The parade ended at Lincoln and Colfax, and we then went to the festival going on in Civic Center Park. Brooke spotted a tent of people from CSU so had to stop for a photo op, as a proud alum. I kept my mouth shut, being a wise CU alum.

Also, I didn’t take a photo but we were surprised to see my cousin Nashira, who just returned from college two days ago, and is working at NARAL for the summer. She and one other young woman were running the NARAL booth at the festival. I told her how proud I am of her.

Another tent we found was for the Denver Museum of Nature and Science. It’s my favorite museum and I’ve been a member for decades. So we had to get this photo.

According to my iPhone, we walked 4.3 miles. That includes walking to the start of the parade, walking in the parade, wandering around the festival, and walking home from the end of the parade.

how I spent my Sunday

After they cancelled my flight, they automatically booked me on one leaving Tuesday morning. Tuesday? There’s no way American can get me to Denver any sooner? Well, a couple phone calls later, I’m going to get back to Colorado today after all! Barely. Hopefully.

I met Larry Elmore today

I met the famous fantasy painter Larry Elmore today. We were both waiting for the same late airport shuttle and then rode together on the bus. I got to talk to him for 30 or 45 minutes, about everything from cars to meth to air travel to retirement to the draft. He’s 70 and says he’s never retiring, because he wouldn’t know what to do other than paint.
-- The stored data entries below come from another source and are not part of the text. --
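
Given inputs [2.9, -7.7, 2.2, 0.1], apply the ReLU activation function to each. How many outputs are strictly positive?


ReLU(x) = max(0, x) for each element:
ReLU(2.9) = 2.9
ReLU(-7.7) = 0
ReLU(2.2) = 2.2
ReLU(0.1) = 0.1
Active neurons (>0): 3

3


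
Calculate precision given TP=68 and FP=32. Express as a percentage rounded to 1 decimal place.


Precision = TP / (TP + FP) * 100
= 68 / (68 + 32)
= 68 / 100
= 0.68
= 68.0%

68.0


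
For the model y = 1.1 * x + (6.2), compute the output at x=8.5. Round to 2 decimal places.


y = 1.1 * 8.5 + (6.2)
= 9.35 + (6.2)
= 15.55

15.55


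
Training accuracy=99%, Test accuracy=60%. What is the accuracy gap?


Gap = train_accuracy - test_accuracy
= 99 - 60
= 39%
This large gap strongly indicates overfitting.

39


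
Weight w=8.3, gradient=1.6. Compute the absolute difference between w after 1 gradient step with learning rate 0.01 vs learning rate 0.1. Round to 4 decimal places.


With lr=0.01: w_new = 8.3 - 0.01 * 1.6 = 8.284
With lr=0.1: w_new = 8.3 - 0.1 * 1.6 = 8.14
Absolute difference = |8.284 - 8.14|
= 0.1440

0.1440


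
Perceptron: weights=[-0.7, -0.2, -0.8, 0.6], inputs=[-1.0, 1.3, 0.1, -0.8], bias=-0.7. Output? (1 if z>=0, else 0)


z = w . x + b
= -0.7*-1.0 + -0.2*1.3 + -0.8*0.1 + 0.6*-0.8 + -0.7
= 0.7 + -0.26 + -0.08 + -0.48 + -0.7
= -0.12 + -0.7
= -0.82
Since z = -0.82 < 0, output = 0

0


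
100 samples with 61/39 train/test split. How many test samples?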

https://en.wikipedia.org/wiki/Larry_Elmore

I thanked him for all the great art he’s made that has enhanced fantastic role playing games since the 70s.

Cowboy Chicken

A couple of the locals at the game convention said I need to check out Cowboy Chicken, a restaurant with really good rotisserie chicken. And I needed a walk and had a three hour gap in my schedule. So I walked here.

My order: “quarter white” with green beans, okra, and a glass of ice water. It’s pretty good. The place is a little more fast food-ish than I expected. And their use of Texas cowboy-ness in the decor is a little excessive (like a lot of things in Texas). But I like the food.

first “win” of the con

I’m in Irving, Texas for a small four-day gaming convention called North Texas RPG Con. I attended last year and it was fun enough I came back. The convention is at the Westin hotel by the Dallas-Fort Worth airport, so it’s easy and pretty cheap to get to.

I arrived early this afternoon and got in two games so far. One was Dungeon Crawl Classics RPG and the second was a tournament game of a DCCRPG variant called Umerica, which is mostly modeled on the TV show “Thundarr the Barbarian” and related fantasy and sci-fi shows of the 80s.

I got second place in that second game. Here is my medal and my award-winning character, named Diana Ross.

The back of the medal reads “2019 NTRPG TOURNAMENT – BLOOD BATH AT ALLSVIL”.